I heard whispers, felt the air in the room shift, and like a parting sea, saw how the crowd moved for him.
He towered over most everyone as he paced through the room, straight up to me without looking away. Anastasia murmured something to him, but his laser focus couldn’t be deterred.
“Everly.” Declan breathed my name out sternly as he came toe-to-toe with my running shoes.
Why hadn’t I changed again? Sitting there in my workout gear with one of Wes’s jerseys draped over me now felt a bit ridiculous as he glared down at me. “Yes?”
“Get up. I’m taking you home.”
Commands from a man that didn’t have any authority over me. Couldn’t he see that people were listening, were watching, that he had no claim on me whatsoever?
He’d done this once before, come to Wes’s and told me to leave. It’d been with far less people to witness it though. This was beyond disrespectful. I’d made that clear to him. So crystal clear it was freaking transparent. He might have been business partners with my father, but he wasn’t my dad. We weren’t even friends. We were barely even colleagues.

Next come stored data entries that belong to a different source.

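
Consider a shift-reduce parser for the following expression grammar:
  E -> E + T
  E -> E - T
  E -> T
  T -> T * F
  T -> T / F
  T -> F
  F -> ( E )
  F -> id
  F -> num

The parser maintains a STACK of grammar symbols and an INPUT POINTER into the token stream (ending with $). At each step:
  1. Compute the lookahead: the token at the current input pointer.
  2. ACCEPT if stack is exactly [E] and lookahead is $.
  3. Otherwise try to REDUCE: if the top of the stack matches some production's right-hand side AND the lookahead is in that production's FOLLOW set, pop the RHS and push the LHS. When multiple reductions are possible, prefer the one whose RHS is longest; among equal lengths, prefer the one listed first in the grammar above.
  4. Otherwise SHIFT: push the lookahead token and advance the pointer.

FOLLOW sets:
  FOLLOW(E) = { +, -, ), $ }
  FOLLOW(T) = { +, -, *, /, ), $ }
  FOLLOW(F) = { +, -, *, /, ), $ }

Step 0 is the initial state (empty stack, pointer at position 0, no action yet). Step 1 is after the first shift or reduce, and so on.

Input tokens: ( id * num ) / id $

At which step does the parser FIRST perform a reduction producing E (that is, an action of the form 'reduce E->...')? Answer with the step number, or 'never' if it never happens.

Step 1: shift (. Stack=[(] ptr=1 lookahead=id remaining=[id * num ) / id $]
Step 2: shift id. Stack=[( id] ptr=2 lookahead=* remaining=[* num ) / id $]
Step 3: reduce F->id. Stack=[( F] ptr=2 lookahead=* remaining=[* num ) / id $]
Step 4: reduce T->F. Stack=[( T] ptr=2 lookahead=* remaining=[* num ) / id $]
Step 5: shift *. Stack=[( T *] ptr=3 lookahead=num remaining=[num ) / id $]
Step 6: shift num. Stack=[( T * num] ptr=4 lookahead=) remaining=[) / id $]
Step 7: reduce F->num. Stack=[( T * F] ptr=4 lookahead=) remaining=[) / id $]
Step 8: reduce T->T * F. Stack=[( T] ptr=4 lookahead=) remaining=[) / id $]
Step 9: reduce E->T. Stack=[( E] ptr=4 lookahead=) remaining=[) / id $]

Answer: 9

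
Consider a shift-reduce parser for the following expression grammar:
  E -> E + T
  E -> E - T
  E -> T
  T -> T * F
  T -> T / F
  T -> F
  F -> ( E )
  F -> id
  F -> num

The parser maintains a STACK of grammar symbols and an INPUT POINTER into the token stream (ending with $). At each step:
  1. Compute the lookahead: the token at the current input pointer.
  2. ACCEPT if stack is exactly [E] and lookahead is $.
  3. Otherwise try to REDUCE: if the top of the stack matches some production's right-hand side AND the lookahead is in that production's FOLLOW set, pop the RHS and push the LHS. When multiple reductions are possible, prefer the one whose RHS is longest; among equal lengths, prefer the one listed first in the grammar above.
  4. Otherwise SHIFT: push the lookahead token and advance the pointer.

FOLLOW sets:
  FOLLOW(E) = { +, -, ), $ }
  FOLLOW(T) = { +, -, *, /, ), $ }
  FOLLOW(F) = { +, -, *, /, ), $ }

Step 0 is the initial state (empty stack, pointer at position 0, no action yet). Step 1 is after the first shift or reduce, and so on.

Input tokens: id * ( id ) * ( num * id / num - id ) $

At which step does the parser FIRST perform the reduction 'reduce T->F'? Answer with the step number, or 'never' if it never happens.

Answer: 3

Derivation:
Step 1: shift id. Stack=[id] ptr=1 lookahead=* remaining=[* ( id ) * ( num * id / num - id ) $]
Step 2: reduce F->id. Stack=[F] ptr=1 lookahead=* remaining=[* ( id ) * ( num * id / num - id ) $]
Step 3: reduce T->F. Stack=[T] ptr=1 lookahead=* remaining=[* ( id ) * ( num * id / num - id ) $]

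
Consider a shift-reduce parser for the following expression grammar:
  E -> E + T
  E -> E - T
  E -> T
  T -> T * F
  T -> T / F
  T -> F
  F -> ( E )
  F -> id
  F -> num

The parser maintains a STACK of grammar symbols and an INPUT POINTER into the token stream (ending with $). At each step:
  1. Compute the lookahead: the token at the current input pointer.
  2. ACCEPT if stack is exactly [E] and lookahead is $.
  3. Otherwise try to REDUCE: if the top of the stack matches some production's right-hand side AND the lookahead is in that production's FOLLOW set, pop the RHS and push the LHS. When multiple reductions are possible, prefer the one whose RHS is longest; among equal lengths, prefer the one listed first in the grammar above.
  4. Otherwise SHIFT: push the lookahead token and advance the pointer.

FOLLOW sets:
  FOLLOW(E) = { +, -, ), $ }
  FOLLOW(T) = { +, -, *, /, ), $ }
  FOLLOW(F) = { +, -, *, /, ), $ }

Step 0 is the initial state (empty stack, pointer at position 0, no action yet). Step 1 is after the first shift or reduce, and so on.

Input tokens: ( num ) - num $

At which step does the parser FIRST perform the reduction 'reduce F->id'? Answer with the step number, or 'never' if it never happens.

Answer: never

Derivation:
Step 1: shift (. Stack=[(] ptr=1 lookahead=num remaining=[num ) - num $]
Step 2: shift num. Stack=[( num] ptr=2 lookahead=) remaining=[) - num $]
Step 3: reduce F->num. Stack=[( F] ptr=2 lookahead=) remaining=[) - num $]
Step 4: reduce T->F. Stack=[( T] ptr=2 lookahead=) remaining=[) - num $]
Step 5: reduce E->T. Stack=[( E] ptr=2 lookahead=) remaining=[) - num $]
Step 6: shift ). Stack=[( E )] ptr=3 lookahead=- remaining=[- num $]
Step 7: reduce F->( E ). Stack=[F] ptr=3 lookahead=- remaining=[- num $]
Step 8: reduce T->F. Stack=[T] ptr=3 lookahead=- remaining=[- num $]
Step 9: reduce E->T. Stack=[E] ptr=3 lookahead=- remaining=[- num $]
Step 10: shift -. Stack=[E -] ptr=4 lookahead=num remaining=[num $]
Step 11: shift num. Stack=[E - num] ptr=5 lookahead=$ remaining=[$]
Step 12: reduce F->num. Stack=[E - F] ptr=5 lookahead=$ remaining=[$]
Step 13: reduce T->F. Stack=[E - T] ptr=5 lookahead=$ remaining=[$]
Step 14: reduce E->E - T. Stack=[E] ptr=5 lookahead=$ remaining=[$]
Step 15: accept. Stack=[E] ptr=5 lookahead=$ remaining=[$]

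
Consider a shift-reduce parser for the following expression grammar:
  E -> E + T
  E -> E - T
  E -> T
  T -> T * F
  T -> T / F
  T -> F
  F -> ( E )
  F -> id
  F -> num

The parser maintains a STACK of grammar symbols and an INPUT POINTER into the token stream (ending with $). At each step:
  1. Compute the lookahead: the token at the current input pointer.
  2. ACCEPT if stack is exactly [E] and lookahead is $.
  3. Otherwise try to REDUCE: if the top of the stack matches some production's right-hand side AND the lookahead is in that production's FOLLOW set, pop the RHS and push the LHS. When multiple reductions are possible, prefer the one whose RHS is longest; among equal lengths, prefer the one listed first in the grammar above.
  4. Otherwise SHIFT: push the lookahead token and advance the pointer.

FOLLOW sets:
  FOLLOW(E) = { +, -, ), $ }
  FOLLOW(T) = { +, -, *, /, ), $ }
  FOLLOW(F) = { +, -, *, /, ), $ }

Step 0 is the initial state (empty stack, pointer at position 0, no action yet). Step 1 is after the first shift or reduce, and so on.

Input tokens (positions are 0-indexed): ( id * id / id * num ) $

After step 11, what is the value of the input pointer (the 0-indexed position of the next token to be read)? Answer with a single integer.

Step 1: shift (. Stack=[(] ptr=1 lookahead=id remaining=[id * id / id * num ) $]
Step 2: shift id. Stack=[( id] ptr=2 lookahead=* remaining=[* id / id * num ) $]
Step 3: reduce F->id. Stack=[( F] ptr=2 lookahead=* remaining=[* id / id * num ) $]
Step 4: reduce T->F. Stack=[( T] ptr=2 lookahead=* remaining=[* id / id * num ) $]
Step 5: shift *. Stack=[( T *] ptr=3 lookahead=id remaining=[id / id * num ) $]
Step 6: shift id. Stack=[( T * id] ptr=4 lookahead=/ remaining=[/ id * num ) $]
Step 7: reduce F->id. Stack=[( T * F] ptr=4 lookahead=/ remaining=[/ id * num ) $]
Step 8: reduce T->T * F. Stack=[( T] ptr=4 lookahead=/ remaining=[/ id * num ) $]
Step 9: shift /. Stack=[( T /] ptr=5 lookahead=id remaining=[id * num ) $]
Step 10: shift id. Stack=[( T / id] ptr=6 lookahead=* remaining=[* num ) $]
Step 11: reduce F->id. Stack=[( T / F] ptr=6 lookahead=* remaining=[* num ) $]

Answer: 6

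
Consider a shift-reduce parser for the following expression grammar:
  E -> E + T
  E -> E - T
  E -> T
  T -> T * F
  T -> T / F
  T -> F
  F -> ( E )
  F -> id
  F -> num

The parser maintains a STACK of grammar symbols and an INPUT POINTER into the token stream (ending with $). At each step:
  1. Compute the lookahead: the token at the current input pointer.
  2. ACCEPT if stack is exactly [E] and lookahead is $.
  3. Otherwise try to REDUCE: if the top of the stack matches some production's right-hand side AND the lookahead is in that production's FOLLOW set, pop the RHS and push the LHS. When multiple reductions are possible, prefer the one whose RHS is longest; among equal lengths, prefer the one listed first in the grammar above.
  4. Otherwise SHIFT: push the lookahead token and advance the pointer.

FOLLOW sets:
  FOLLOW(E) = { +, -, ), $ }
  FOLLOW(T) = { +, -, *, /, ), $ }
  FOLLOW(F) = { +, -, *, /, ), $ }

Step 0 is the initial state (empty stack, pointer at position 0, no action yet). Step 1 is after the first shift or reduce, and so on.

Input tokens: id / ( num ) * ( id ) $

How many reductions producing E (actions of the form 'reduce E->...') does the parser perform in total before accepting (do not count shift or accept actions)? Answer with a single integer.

Step 1: shift id. Stack=[id] ptr=1 lookahead=/ remaining=[/ ( num ) * ( id ) $]
Step 2: reduce F->id. Stack=[F] ptr=1 lookahead=/ remaining=[/ ( num ) * ( id ) $]
Step 3: reduce T->F. Stack=[T] ptr=1 lookahead=/ remaining=[/ ( num ) * ( id ) $]
Step 4: shift /. Stack=[T /] ptr=2 lookahead=( remaining=[( num ) * ( id ) $]
Step 5: shift (. Stack=[T / (] ptr=3 lookahead=num remaining=[num ) * ( id ) $]
Step 6: shift num. Stack=[T / ( num] ptr=4 lookahead=) remaining=[) * ( id ) $]
Step 7: reduce F->num. Stack=[T / ( F] ptr=4 lookahead=) remaining=[) * ( id ) $]
Step 8: reduce T->F. Stack=[T / ( T] ptr=4 lookahead=) remaining=[) * ( id ) $]
Step 9: reduce E->T. Stack=[T / ( E] ptr=4 lookahead=) remaining=[) * ( id ) $]
Step 10: shift ). Stack=[T / ( E )] ptr=5 lookahead=* remaining=[* ( id ) $]
Step 11: reduce F->( E ). Stack=[T / F] ptr=5 lookahead=* remaining=[* ( id ) $]
Step 12: reduce T->T / F. Stack=[T] ptr=5 lookahead=* remaining=[* ( id ) $]
Step 13: shift *. Stack=[T *] ptr=6 lookahead=( remaining=[( id ) $]
Step 14: shift (. Stack=[T * (] ptr=7 lookahead=id remaining=[id ) $]
Step 15: shift id. Stack=[T * ( id] ptr=8 lookahead=) remaining=[) $]
Step 16: reduce F->id. Stack=[T * ( F] ptr=8 lookahead=) remaining=[) $]
Step 17: reduce T->F. Stack=[T * ( T] ptr=8 lookahead=) remaining=[) $]
Step 18: reduce E->T. Stack=[T * ( E] ptr=8 lookahead=) remaining=[) $]
Step 19: shift ). Stack=[T * ( E )] ptr=9 lookahead=$ remaining=[$]
Step 20: reduce F->( E ). Stack=[T * F] ptr=9 lookahead=$ remaining=[$]
Step 21: reduce T->T * F. Stack=[T] ptr=9 lookahead=$ remaining=[$]
Step 22: reduce E->T. Stack=[E] ptr=9 lookahead=$ remaining=[$]
Step 23: accept. Stack=[E] ptr=9 lookahead=$ remaining=[$]

Answer: 3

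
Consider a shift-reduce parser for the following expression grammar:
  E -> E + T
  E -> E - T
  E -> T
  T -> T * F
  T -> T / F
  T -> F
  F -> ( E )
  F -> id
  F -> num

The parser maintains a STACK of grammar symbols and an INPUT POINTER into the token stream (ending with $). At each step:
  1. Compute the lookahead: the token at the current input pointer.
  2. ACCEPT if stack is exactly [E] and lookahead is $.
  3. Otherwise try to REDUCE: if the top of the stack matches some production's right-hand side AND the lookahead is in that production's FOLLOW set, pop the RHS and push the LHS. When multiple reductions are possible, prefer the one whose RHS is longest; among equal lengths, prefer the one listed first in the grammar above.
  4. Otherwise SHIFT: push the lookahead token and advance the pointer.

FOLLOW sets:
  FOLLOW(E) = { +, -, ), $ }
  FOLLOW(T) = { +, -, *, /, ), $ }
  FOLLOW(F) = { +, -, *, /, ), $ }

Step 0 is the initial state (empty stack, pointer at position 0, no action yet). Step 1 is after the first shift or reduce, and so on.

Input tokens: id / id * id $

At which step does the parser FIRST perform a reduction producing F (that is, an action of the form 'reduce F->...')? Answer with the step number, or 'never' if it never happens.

Answer: 2

Derivation:
Step 1: shift id. Stack=[id] ptr=1 lookahead=/ remaining=[/ id * id $]
Step 2: reduce F->id. Stack=[F] ptr=1 lookahead=/ remaining=[/ id * id $]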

“Hardy, man, you come to have a good time with the wrong team?” Wes called out from behind the counter. He’d had enough to drink that it seemed he was willing to put all rivalries aside.
“No. I came to take Everly home,” he growled.
An hour. I’d been gone from the gym for an hour. That meant he’d found out and came straight here. No hesitation, no thought of the repercussions. Not one ounce of consideration for how embarrassing this might be for me.
I stood up and Declan gave me a once-over, his eyes widening before he pinched the bridge of his nose through a grimace. I saw how his cheeks blew out, too, like he needed a couple deep breaths. “His jersey, Everly? Jesus fucking Christ.”
“Mr. Hardy,” I ground out his name. “Thanks for stopping by, but I’ll take an Uber homeifI leave. But you being here is completely unnecessary,” I whispered angrily, trying to reason with him without everyone hearing.
“You being here when your father forbade it is even more unnecessary.” He folded his arms over his chest.